Mary Goes Round

Mary Goes Round is an acceptable gateway to long-form filmmaking for Canadian writer/director Molly McGlynn.  She comes prepared with a resume of shorts, of which I’ve only seen one (3-Way (Not Calling)).  It was so illustrious with its humour and honesty, that I started to anticipate McGlynn’s first feature-length film.

Mary Goes Round acts as a failsafe for the filmmaker.  The film follows a common formula, which isn’t unusual for a debut, and the narrative deals with familiar themes of redemption and being true to yourself.  It fuses the family drama of Garden State with the characterization in Rachel Getting Married, yet it’s humbling enough to give viewers a snug sense of comfort.  Perhaps that has something to do with how sympathetic McGlynn is towards her discouraged characters, or how often we see our lead character bundled up.

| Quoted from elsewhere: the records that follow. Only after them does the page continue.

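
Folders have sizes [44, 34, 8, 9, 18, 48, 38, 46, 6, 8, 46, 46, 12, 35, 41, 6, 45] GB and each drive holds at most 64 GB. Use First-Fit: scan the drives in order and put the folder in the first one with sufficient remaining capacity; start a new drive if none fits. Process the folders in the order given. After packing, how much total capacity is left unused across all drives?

drive 1: place 44 GB, 20 GB left
drive 2: place 34 GB, 30 GB left
drive 1: place 8 GB, 12 GB left
drive 1: place 9 GB, 3 GB left
drive 2: place 18 GB, 12 GB left
drive 3: place 48 GB, 16 GB left
drive 4: place 38 GB, 26 GB left
drive 5: place 46 GB, 18 GB left
drive 2: place 6 GB, 6 GB left
drive 3: place 8 GB, 8 GB left
drive 6: place 46 GB, 18 GB left
drive 7: place 46 GB, 18 GB left
drive 4: place 12 GB, 14 GB left
drive 8: place 35 GB, 29 GB left
drive 9: place 41 GB, 23 GB left
drive 2: place 6 GB, 0 GB left
drive 10: place 45 GB, 19 GB left
10 drives × 64 GB = 640 GB; used 490 GB; unused 150 GB.

150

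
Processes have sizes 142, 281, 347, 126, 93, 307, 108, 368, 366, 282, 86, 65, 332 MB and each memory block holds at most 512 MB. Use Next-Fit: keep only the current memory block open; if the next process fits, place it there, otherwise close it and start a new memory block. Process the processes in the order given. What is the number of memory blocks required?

7

Put 142 MB in memory block 1; 370 MB remain.
Put 281 MB in memory block 1; 89 MB remain.
Put 347 MB in memory block 2; 165 MB remain.
Put 126 MB in memory block 2; 39 MB remain.
Put 93 MB in memory block 3; 419 MB remain.
Put 307 MB in memory block 3; 112 MB remain.
Put 108 MB in memory block 3; 4 MB remain.
Put 368 MB in memory block 4; 144 MB remain.
Put 366 MB in memory block 5; 146 MB remain.
Put 282 MB in memory block 6; 230 MB remain.
Put 86 MB in memory block 6; 144 MB remain.
Put 65 MB in memory block 6; 79 MB remain.
Put 332 MB in memory block 7; 180 MB remain.
Final memory blocks: [142,281] [347,126] [93,307,108] [368] [366] [282,86,65] [332].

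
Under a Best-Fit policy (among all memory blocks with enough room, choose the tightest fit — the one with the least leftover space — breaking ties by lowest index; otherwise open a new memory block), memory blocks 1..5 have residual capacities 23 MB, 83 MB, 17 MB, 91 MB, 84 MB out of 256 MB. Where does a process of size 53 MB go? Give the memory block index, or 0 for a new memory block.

Memory blocks with room: memory block 2 (83 MB), memory block 4 (91 MB), memory block 5 (84 MB).
Tightest fit is memory block 2 with 83 MB free.

2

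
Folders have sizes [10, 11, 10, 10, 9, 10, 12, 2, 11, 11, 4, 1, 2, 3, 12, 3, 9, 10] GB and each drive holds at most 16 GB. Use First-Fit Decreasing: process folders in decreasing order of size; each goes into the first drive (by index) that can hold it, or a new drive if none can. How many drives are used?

12

Sorted descending: 12, 12, 11, 11, 11, 10, 10, 10, 10, 10, 9, 9, 4, 3, 3, 2, 2, 1.
Put 12 GB in drive 1; 4 GB remain.
Put 12 GB in drive 2; 4 GB remain.
Put 11 GB in drive 3; 5 GB remain.
Put 11 GB in drive 4; 5 GB remain.
Put 11 GB in drive 5; 5 GB remain.
Put 10 GB in drive 6; 6 GB remain.
Put 10 GB in drive 7; 6 GB remain.
Put 10 GB in drive 8; 6 GB remain.
Put 10 GB in drive 9; 6 GB remain.
Put 10 GB in drive 10; 6 GB remain.
Put 9 GB in drive 11; 7 GB remain.
Put 9 GB in drive 12; 7 GB remain.
Put 4 GB in drive 1; 0 GB remain.
Put 3 GB in drive 2; 1 GB remain.
Put 3 GB in drive 3; 2 GB remain.
Put 2 GB in drive 3; 0 GB remain.
Put 2 GB in drive 4; 3 GB remain.
Put 1 GB in drive 2; 0 GB remain.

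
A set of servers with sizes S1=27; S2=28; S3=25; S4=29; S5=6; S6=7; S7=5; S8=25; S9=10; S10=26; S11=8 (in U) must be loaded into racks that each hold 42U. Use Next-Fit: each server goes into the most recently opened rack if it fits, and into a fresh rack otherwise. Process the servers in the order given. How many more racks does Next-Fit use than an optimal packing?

Next-Fit: [27] [28] [25] [29,6,7] [5,25,10] [26,8] → 6 racks.
6 servers exceed 21U (half the capacity), and no two of those can share a rack, so at least 6 racks are needed.
So 6 is already optimal.

0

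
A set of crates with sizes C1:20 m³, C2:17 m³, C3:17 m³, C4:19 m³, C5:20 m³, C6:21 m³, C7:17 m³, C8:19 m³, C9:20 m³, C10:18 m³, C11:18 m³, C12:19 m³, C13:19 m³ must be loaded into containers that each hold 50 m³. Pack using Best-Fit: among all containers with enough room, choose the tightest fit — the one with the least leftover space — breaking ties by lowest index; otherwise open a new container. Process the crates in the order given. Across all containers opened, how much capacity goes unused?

106

C1 (20 m³) → container 1 (remaining 30 m³)
C2 (17 m³) → container 1 (remaining 13 m³)
C3 (17 m³) → container 2 (remaining 33 m³)
C4 (19 m³) → container 2 (remaining 14 m³)
C5 (20 m³) → container 3 (remaining 30 m³)
C6 (21 m³) → container 3 (remaining 9 m³)
C7 (17 m³) → container 4 (remaining 33 m³)
C8 (19 m³) → container 4 (remaining 14 m³)
C9 (20 m³) → container 5 (remaining 30 m³)
C10 (18 m³) → container 5 (remaining 12 m³)
C11 (18 m³) → container 6 (remaining 32 m³)
C12 (19 m³) → container 6 (remaining 13 m³)
C13 (19 m³) → container 7 (remaining 31 m³)
7 containers × 50 m³ = 350 m³; used 244 m³; unused 106 m³.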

That lead character is – of course – Mary (Aya Cash), a woman who faces brutal irony everyday as she attempts to assist people in personal agony while she struggles with her own alcoholism.  A line-drawing relapse and a suggestive call from her outcast father reels her back to her Niagara Falls homestead.  The setting itself, transitioning through chilly seasons, cleverly reflects Mary’s forlorn rut.  However, her life falls into more disarray when she meets an unknown sister Robyn (Sara Waisglass) who is on the cusp of her own woes, and her father (John Ralston) expands on his fatal reasonings for reaching out.

Mary Goes Round may sound like a downer, but it sneaks up and turns around – no pun intended.  It’s actually an affirming hidden gem about the importance of self-love.